The technology to do that already exists and several European countries have laws that require so-called “alcohol interlocks’ to be installed in specific cases such as school buses, or to prevent convicted drink-drivers from re-offending. Finland was the first to introduce them, back in 2008, and now has a well-established rehabilitation programme. In neighbouring Sweden, it is estimated that there are now close to 100,000 of the devices in use. France requires alcohol interlocks on new school buses, and retrofitting of the rest of the fleet will be completed by next year.
But despite these successes, wider take-up in the EU has been slow.
There is a strong case for EU action to get things moving.
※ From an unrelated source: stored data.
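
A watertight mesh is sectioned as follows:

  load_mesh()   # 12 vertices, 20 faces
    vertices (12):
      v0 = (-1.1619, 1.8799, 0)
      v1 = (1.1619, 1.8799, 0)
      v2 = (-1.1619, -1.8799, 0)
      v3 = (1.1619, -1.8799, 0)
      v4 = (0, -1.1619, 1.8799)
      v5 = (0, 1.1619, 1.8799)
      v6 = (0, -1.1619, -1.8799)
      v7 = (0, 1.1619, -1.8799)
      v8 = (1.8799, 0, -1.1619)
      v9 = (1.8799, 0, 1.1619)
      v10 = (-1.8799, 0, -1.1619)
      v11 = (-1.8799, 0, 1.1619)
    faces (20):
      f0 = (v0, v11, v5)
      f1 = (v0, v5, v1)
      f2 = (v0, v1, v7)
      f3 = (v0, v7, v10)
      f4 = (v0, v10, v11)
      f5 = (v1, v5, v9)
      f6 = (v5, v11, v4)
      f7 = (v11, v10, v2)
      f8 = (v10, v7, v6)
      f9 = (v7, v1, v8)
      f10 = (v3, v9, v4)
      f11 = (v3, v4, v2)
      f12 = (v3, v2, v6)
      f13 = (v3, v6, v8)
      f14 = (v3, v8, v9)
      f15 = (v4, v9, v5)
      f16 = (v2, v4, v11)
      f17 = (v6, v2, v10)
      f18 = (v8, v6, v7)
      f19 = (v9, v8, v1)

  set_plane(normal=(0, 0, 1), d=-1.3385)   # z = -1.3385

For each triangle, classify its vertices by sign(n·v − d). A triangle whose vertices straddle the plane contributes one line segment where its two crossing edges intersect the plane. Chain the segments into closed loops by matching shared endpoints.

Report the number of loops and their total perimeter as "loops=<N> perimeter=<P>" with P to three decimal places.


loops=1 perimeter=8.607

Straddling triangles (8 of 20):
  (v0,v1,v7) [++-] → (0.33462, 1.36868, -1.3385)–(-0.33462, 1.36868, -1.3385)  len=0.6692
  (v0,v7,v10) [+-+] → (-0.33462, 1.36868, -1.3385)–(-1.41752, 0.285782, -1.3385)  len=1.5314
  (v10,v7,v6) [+--] → (-1.41752, 0.285782, -1.3385)–(-1.41752, -0.285782, -1.3385)  len=0.5716
  (v7,v1,v8) [-++] → (0.33462, 1.36868, -1.3385)–(1.41752, 0.285782, -1.3385)  len=1.5314
  (v3,v2,v6) [++-] → (-0.33462, -1.36868, -1.3385)–(0.33462, -1.36868, -1.3385)  len=0.6692
  (v3,v6,v8) [+-+] → (0.33462, -1.36868, -1.3385)–(1.41752, -0.285782, -1.3385)  len=1.5314
  (v6,v2,v10) [-++] → (-0.33462, -1.36868, -1.3385)–(-1.41752, -0.285782, -1.3385)  len=1.5314
  (v8,v6,v7) [+--] → (1.41752, -0.285782, -1.3385)–(1.41752, 0.285782, -1.3385)  len=0.5716

Chained into 1 loop(s):
  loop 1: 8 segments, perimeter = 8.6074
Total perimeter = 8.607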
But while the European Commission has set a target for halving the number of road deaths in the EU by 2020, it has done little to introduce legislation to tackle drink-driving.
In September 2011, the European Parliament sensibly asked the Commission to deliver three legal measures. The first was a harmonised blood alcohol limit (there are currently six different levels allowed across the EU, ranging from zero in the Czech Republic to 0.8 grams per litre in the UK and Malta). The second was a zero-alcohol rule for professional and novice drivers. And the third was the compulsory installation of alcohol interlocks in all new types of commercial vehicle, as well as in the vehicles of drivers who have more than one drink-driving conviction. All three measures are feasible, and would save lives.
However, the Commission has barely lifted a legislative finger so far. A new study on alcohol interlocks has been delayed and there is no sign of new rules being proposed any time soon. Kamien Pomorski is yet another reminder that failing to deal with the scourge of drink-driving in Europe will only lead to more death, injury and lives ripped apart. The EU’s failure to act cannot be justified.